With a slight change of focus to improving the availability of the applications
and services end users expect, proactive steps can keep those services available
24/7, taking away their reason for calling in the first place. With the phone
effectively silenced, you'll once again have the bandwidth to research new IT
solutions, innovate new approaches, and do all those interesting things you
never seem to have time for -- coming dangerously close to once again loving
your job.
The symptoms unlock the key
Chances are, the majority of your help desk calls start with "I can't
get to [insert service here]." Enterprise applications are useless if users
can't access them. Depending upon the role of the user, the application or service
will change -- e-mail for executives, Salesforce.com for sales, SAP for accounting,
or SharePoint for tech-pubs -- but the complaint is always the same. End users
are typically uninterested in or don't know the myriad of hardware and software
supporting that service, so there is hardly enough detail to properly diagnose
the issue. The focus is then finding the root cause to get the service restored
and the user off your back.
So, the key to preempting the call is preventing service interruption -- or
stated positively, keeping services available.

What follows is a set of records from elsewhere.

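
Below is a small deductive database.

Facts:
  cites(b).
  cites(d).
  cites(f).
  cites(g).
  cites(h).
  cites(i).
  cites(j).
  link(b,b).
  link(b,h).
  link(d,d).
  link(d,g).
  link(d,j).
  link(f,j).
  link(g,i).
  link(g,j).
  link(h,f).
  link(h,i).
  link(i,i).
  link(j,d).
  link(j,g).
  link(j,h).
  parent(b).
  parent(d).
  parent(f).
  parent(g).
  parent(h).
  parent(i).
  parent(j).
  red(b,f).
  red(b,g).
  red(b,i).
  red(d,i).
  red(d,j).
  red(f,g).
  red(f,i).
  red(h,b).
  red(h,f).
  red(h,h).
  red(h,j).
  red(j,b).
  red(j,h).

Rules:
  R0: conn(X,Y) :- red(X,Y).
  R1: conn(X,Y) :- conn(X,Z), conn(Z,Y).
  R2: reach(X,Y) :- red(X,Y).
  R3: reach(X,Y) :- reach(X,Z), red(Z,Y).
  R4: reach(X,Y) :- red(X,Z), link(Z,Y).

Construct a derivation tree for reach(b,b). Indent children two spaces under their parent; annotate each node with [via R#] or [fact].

reach(b,b)  [via R3]
  reach(b,j)  [via R4]
    red(b,f)  [fact]
    link(f,j)  [fact]
  red(j,b)  [fact]

round 1: derive reach(b,f) via R2 from red(b,f)
round 1: derive reach(b,g) via R2 from red(b,g)
round 1: derive reach(b,i) via R2 from red(b,i)
round 1: derive reach(d,i) via R2 from red(d,i)
round 1: derive reach(d,j) via R2 from red(d,j)
round 1: derive reach(f,g) via R2 from red(f,g)
round 1: derive reach(f,i) via R2 from red(f,i)
round 1: derive reach(h,b) via R2 from red(h,b)
round 1: derive reach(h,f) via R2 from red(h,f)
round 1: derive reach(h,h) via R2 from red(h,h)
round 1: derive reach(h,j) via R2 from red(h,j)
round 1: derive reach(j,b) via R2 from red(j,b)
round 1: derive reach(j,h) via R2 from red(j,h)
round 1: derive reach(b,j) via R4 from red(b,f), link(f,j)
round 1: derive reach(d,d) via R4 from red(d,j), link(j,d)
round 1: derive reach(d,g) via R4 from red(d,j), link(j,g)
round 1: derive reach(d,h) via R4 from red(d,j), link(j,h)
round 1: derive reach(f,j) via R4 from red(f,g), link(g,j)
round 1: derive reach(h,d) via R4 from red(h,j), link(j,d)
round 1: derive reach(h,g) via R4 from red(h,j), link(j,g)
round 1: derive reach(h,i) via R4 from red(h,h), link(h,i)
round 1: derive reach(j,f) via R4 from red(j,h), link(h,f)
round 1: derive reach(j,i) via R4 from red(j,h), link(h,i)
round 2: derive reach(b,b) via R3 from reach(b,j), red(j,b)
round 2: derive reach(b,h) via R3 from reach(b,j), red(j,h)
round 2: derive reach(d,b) via R3 from reach(d,h), red(h,b)
round 2: derive reach(d,f) via R3 from reach(d,h), red(h,f)
round 2: derive reach(f,b) via R3 from reach(f,j), red(j,b)
round 2: derive reach(f,h) via R3 from reach(f,j), red(j,h)
round 2: derive reach(j,g) via R3 from reach(j,b), red(b,g)
round 2: derive reach(j,j) via R3 from reach(j,h), red(h,j)
round 3: derive reach(f,f) via R3 from reach(f,b), red(b,f)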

Business users are more service-focused
and less particular about the underlying technology. They want reliable connectivity
to the services that help them get their job done (e-mail for example) and charter
the IT organization with the responsibility to deliver. It doesn't matter how
IT assembles servers, routers, switches, software, or protocols, as long as
"Send/Receive" functions on demand. A problem in any part of the infrastructure
between the user and the service origination point, inside or outside the company,
can have consequences that lower employee productivity, cut off extended supply
chains, or even stop revenue flow completely.